A questão, agora, é saber se Galípolo comprará as brigas certas com seu padrinho. “Diversos fatores mostram que há uma pressão inflacionária ligada em parte a uma economia sobreaquecida”, diz Alexandre Schwartsman, diretor de Assuntos Internacionais do Banco Central de 2003 a 2006. Segundo Schwartsman, assim que se sentar na cadeira de presidente, Galípolo terá de elevar os juros para frear a economia. “A dúvida é se a nova diretoria fará isso e se Lula vai deixar.” Para os analistas, o receio de uma política monetária mais frouxa é revivermos os traumáticos episódios do governo de Dilma Rousseff, quando a autoridade monetária era presidida por Alexandre Tombini. Naquele período, o BC manteve os juros baixos, mesmo diante de uma evidente aceleração da inflação. O resultado foi uma escalada de preços que corroeu a renda, derrubou o consumo e desembocou, em 2015 e 2016, em uma das piores recessões a que o país já assistiu. “Não tem milagre: se governo gasta muito, o BC precisa manter os juros altos”, diz Sérgio Werlang, ex-diretor da instituição e um dos idealizadores do sistema de metas.

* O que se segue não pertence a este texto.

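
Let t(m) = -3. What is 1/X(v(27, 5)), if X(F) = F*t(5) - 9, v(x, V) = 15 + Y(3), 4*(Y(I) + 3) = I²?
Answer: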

Enquanto aguarda que Rodrigo Pacheco, presidente do Senado, encaminhe sua sabatina à Comissão de Assuntos Econômicos — algo que Lula e Haddad esperam para a próxima semana —, Galípolo já tem com que se ocupar: encontrar nomes para as diretorias de Política Monetária, que ficará vazia com a sua promoção a presidente, de Regulação, hoje ocupada por Otavio Damaso, e de Supervisão de Conduta, liderada atualmente por Carolina Barros. Não se trata de mera burocracia, já que decisões importantes são tomadas pelo colegiado de diretores, a começar pela própria taxa básica de juros, a Selic. Por ora, os analistas apostam que o corpo técnico do BC servirá de contrapeso aos novatos. “É mais fácil alguém se ajustar ao BC do que o BC se ajustar a alguém”, diz Jason Vieira, diretor do portal de análises MoneYou. Que assim seja. Até aqui, sob a liderança de Roberto Campos Neto, o Banco Central realizou um trabalho técnico (e brilhante) para o controle da inflação no Brasil. Nos próximos meses, o “menino de ouro” Galípolo terá a missão de continuar essa difícil e crucial batalha para o futuro do país.